One day Father Candido asked a 13-year-old girl, “two enemies, who hated each other all their lives, hated each other to death, and both ended up in hell.  What is the relationship that they will share now, since they will be with each other for all eternity?”  And this was the answer: “how stupid you are!  Down there everyone lives folded within himself and torn apart by his regrets.  There is no relationship with anyone; everyone finds himself in the most profound solitude and desperately weeps for the evil that he has committed.  It is like a cemetery.”

Kind of reminds me of chapter 2 of Jerry Pournelle’s “Inferno” – a modern retelling of Dante’s Safari through hell.  The narrator finds himself in a void with no sensation no sound no sight and only his thoughts, which quickly lead to madness.  Hell is the absence of God, where we choose to send ourselves.  While through our love for others we can make a bit of the kingdom of Heaven present here on Earth; likewise through our selfishness and living folded within ourselves we can bring about a little bit of hell on earth too.  May God grant me the courage to continue to step outside of myself.

Habits and change [Car Wash]

April 22, 2010

Recently an old friend (John Rozycki) sent me this analogy:

I am convinced that our lives change when our habits change, and I have been convinced of the power of regular Reconciliation in my own life. So I would like to encourage you to make reconciliation a spiritual habit in your life.

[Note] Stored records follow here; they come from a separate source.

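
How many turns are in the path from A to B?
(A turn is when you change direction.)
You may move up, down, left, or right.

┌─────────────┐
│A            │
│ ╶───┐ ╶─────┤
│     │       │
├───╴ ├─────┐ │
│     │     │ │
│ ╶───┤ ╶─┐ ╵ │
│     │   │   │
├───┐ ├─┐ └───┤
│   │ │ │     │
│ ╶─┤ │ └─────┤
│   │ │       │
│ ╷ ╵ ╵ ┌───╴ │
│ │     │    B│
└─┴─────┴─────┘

Directions: down, right, right, down, left, left, down, right, right, down, down, down, right, up, right, right, right, down
Number of turns: 10

Solution:

┌─────────────┐
│A            │
│ ╶───┐ ╶─────┤
│↳ → ↓│       │
├───╴ ├─────┐ │
│↓ ← ↲│     │ │
│ ╶───┤ ╶─┐ ╵ │
│↳ → ↓│   │   │
├───┐ ├─┐ └───┤
│   │↓│ │     │
│ ╶─┤ │ └─────┤
│   │↓│↱ → → ↓│
│ ╷ ╵ ╵ ┌───╴ │
│ │  ↳ ↑│    B│
└─┴─────┴─────┘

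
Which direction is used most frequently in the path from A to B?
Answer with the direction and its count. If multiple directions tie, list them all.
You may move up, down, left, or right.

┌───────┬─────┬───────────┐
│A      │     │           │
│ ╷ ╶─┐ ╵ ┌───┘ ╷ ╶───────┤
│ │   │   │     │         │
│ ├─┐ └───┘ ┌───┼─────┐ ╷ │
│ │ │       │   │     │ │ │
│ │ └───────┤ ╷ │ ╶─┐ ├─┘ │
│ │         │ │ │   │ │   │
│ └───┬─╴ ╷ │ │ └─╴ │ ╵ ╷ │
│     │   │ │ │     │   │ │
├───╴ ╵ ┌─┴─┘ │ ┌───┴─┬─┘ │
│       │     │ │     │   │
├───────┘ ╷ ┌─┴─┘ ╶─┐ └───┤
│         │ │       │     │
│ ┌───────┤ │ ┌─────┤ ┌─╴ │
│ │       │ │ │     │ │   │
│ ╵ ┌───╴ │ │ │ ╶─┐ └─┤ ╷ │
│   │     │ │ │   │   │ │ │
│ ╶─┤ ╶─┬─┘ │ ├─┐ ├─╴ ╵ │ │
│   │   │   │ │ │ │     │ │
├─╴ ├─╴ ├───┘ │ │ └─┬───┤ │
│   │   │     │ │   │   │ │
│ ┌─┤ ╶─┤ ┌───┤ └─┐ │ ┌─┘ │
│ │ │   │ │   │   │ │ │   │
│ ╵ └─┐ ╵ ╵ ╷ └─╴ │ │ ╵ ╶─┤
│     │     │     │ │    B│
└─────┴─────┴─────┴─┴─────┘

Directions: right, down, right, down, right, right, right, up, right, right, up, right, down, right, right, right, right, down, down, left, down, left, up, up, left, left, down, right, down, left, left, up, up, left, down, down, down, left, left, down, left, left, left, left, down, down, right, up, right, right, right, down, left, left, down, right, down, left, down, right, down, right, up, up, right, right, up, up, up, up, right, right, up, right, right, down, right, right, down, down, down, down, down, left, down, right
Counts: {'right': 29, 'down': 26, 'up': 14, 'left': 17}
Most common: right (29 times)

Solution:

┌───────┬─────┬───────────┐
│A ↓    │     │↱ ↓        │
│ ╷ ╶─┐ ╵ ┌───┘ ╷ ╶───────┤
│ │↳ ↓│   │↱ → ↑│↳ → → → ↓│
│ ├─┐ └───┘ ┌───┼─────┐ ╷ │
│ │ │↳ → → ↑│↓ ↰│↓ ← ↰│ │↓│
│ │ └───────┤ ╷ │ ╶─┐ ├─┘ │
│ │         │↓│↑│↳ ↓│↑│↓ ↲│
│ └───┬─╴ ╷ │ │ └─╴ │ ╵ ╷ │
│     │   │ │↓│↑ ← ↲│↑ ↲│ │
├───╴ ╵ ┌─┴─┘ │ ┌───┴─┬─┘ │
│       │↓ ← ↲│ │↱ → ↓│   │
├───────┘ ╷ ┌─┴─┘ ╶─┐ └───┤
│↓ ← ← ← ↲│ │↱ → ↑  │↳ → ↓│
│ ┌───────┤ │ ┌─────┤ ┌─╴ │
│↓│↱ → → ↓│ │↑│     │ │  ↓│
│ ╵ ┌───╴ │ │ │ ╶─┐ └─┤ ╷ │
│↳ ↑│↓ ← ↲│ │↑│   │   │ │↓│
│ ╶─┤ ╶─┬─┘ │ ├─┐ ├─╴ ╵ │ │
│   │↳ ↓│   │↑│ │ │     │↓│
├─╴ ├─╴ ├───┘ │ │ └─┬───┤ │
│   │↓ ↲│↱ → ↑│ │   │   │↓│
│ ┌─┤ ╶─┤ ┌───┤ └─┐ │ ┌─┘ │
│ │ │↳ ↓│↑│   │   │ │ │↓ ↲│
│ ╵ └─┐ ╵ ╵ ╷ └─╴ │ │ ╵ ╶─┤
│     │↳ ↑  │     │ │  ↳ B│
└─────┴─────┴─────┴─┴─────┘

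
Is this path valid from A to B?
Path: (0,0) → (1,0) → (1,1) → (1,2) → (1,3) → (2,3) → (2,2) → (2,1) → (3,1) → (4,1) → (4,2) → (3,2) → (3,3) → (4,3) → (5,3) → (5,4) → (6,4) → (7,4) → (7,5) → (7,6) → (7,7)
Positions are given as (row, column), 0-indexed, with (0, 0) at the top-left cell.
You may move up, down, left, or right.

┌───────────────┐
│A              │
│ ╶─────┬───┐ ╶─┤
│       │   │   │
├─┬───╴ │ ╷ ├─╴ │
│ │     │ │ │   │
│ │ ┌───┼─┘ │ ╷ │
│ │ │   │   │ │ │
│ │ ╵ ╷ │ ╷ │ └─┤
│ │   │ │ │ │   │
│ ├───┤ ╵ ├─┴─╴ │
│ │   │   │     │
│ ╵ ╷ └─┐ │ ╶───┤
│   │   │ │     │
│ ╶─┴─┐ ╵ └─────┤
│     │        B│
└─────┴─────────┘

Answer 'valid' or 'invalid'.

Checking path validity:
Result: All consecutive moves are passable.

valid

Correct solution:

┌───────────────┐
│A              │
│ ╶─────┬───┐ ╶─┤
│↳ → → ↓│   │   │
├─┬───╴ │ ╷ ├─╴ │
│ │↓ ← ↲│ │ │   │
│ │ ┌───┼─┘ │ ╷ │
│ │↓│↱ ↓│   │ │ │
│ │ ╵ ╷ │ ╷ │ └─┤
│ │↳ ↑│↓│ │ │   │
│ ├───┤ ╵ ├─┴─╴ │
│ │   │↳ ↓│     │
│ ╵ ╷ └─┐ │ ╶───┤
│   │   │↓│     │
│ ╶─┴─┐ ╵ └─────┤
│     │  ↳ → → B│
└─────┴─────────┘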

A couple of weeks ago, I heard a friend speak about it in relation to washing his car. He explained it in this way; if you wash your car every couple of weeks, you tend to take very good care of it. You don’t throw food around in it, and if you see a puddle of mud in the road you go around it. But after a few weeks without a wash, it gets messy on the inside and dirty on the outside, and you become less careful with it. You just throw another piece of trash in the back seat because there is already so much that you won’t notice the extra piece.

Your soul is the same. You go to Reconciliation and it becomes clean and sparkling. But after a few weeks, the little sins begin to pile up, and before you know it, a big sin doesn’t look so bad on top of a pile of small sins. And once you add the big one to the pile, you figure you’ve made a mess already so you might as well really make a mess. Little by little you begin to lose your sense of sin. Before you know it, you are very unhappy, and you don’t really know why. You begin to experience certain restlessness and an anxiety, but you don’t know what is causing it.